Corbett understood global war, having served in the British defence system between 1900 and 1922, helping to develop strategic thought, rationalise law, strategy and security policy, and plan major campaigns. His work drove the development of his historical and theoretical expertise, using previous global conflicts to enhance preparation for the future and write the national strategic doctrine. He recognised the vital role of informed and educated political leadership in developing strategy but did not live long enough to contrast the expertise of William Pitt the Elder with the Liberal leadership of 1914, most of whom knew nothing of war, and allowed the Army to embed Britain in a continental total war.
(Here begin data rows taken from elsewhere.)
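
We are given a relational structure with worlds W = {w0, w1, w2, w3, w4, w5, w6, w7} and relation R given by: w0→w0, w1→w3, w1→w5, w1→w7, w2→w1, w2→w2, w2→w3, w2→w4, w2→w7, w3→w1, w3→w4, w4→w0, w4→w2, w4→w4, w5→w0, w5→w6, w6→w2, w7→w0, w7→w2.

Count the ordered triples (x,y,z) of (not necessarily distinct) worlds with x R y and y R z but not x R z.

26

Enumerating: (w1,w3,w1), (w1,w3,w4), (w1,w5,w0), (w1,w5,w6), (w1,w7,w0), (w1,w7,w2), (w2,w1,w5), (w2,w4,w0), (w2,w7,w0), (w3,w1,w3), (w3,w1,w5), (w3,w1,w7), … and 14 more.
Total: 26.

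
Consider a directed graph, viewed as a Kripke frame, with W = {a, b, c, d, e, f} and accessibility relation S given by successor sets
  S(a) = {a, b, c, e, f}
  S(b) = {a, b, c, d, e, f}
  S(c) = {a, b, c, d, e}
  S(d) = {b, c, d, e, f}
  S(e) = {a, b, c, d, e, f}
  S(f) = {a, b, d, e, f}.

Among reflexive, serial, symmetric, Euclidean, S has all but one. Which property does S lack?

Reflexive: yes — every world is S-related to itself.
Serial: yes — every world has a successor (e.g. a S a).
Symmetric: yes — every pair in S has its reverse in S.
Euclidean: no — a S c and a S f, but not c S f.
Only Euclidean fails.

Euclidean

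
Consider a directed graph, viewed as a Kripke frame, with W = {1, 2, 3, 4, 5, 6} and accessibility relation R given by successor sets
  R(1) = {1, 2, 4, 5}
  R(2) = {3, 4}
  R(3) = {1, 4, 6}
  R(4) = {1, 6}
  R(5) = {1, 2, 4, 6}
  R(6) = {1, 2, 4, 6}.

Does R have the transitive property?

Transitive: no — 1 R 2 and 2 R 3, but not 1 R 3.

No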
Corbett would suggest that British interests would be best served by adopting a coherent sea-based strategic approach to global politics, working with NATO allies and other engaged nations to bring the current war to an end by a combination of economic pressure, support for the Ukrainian military effort, a wider and more ambitious sanctions regime, and the full range of measures that are covered by existing international legal regimes, including restricting the unlawful assertion of territorial waters. The tools to enable this strategy existed two hundred years ago, they need to be revived – despite the prominence of international actors anxious to preserve their market share. Working from the sea would avoid the need to enter Russian territory, while distinguishing between a Russian state and the wider area of the Russian Empire would highlight the absurdity of Putin’s contention. The Ukraine is an independent state, not a rebel province.

Russia and its acolytes will persist with their current campaigns of aggression, disruption, and subversion because they fear the liberal progressive politics that were at the heart of Corbett’s thinking a century ago. His strategy was shaped by the need to defend peace and progress, concerns that would shape his approach to the current crisis.

References

[i] This essay is based on Lambert, Andrew, The British Way of War: Julian Corbett and the Battle for a National Strategy, (Yale University Press, London 2021).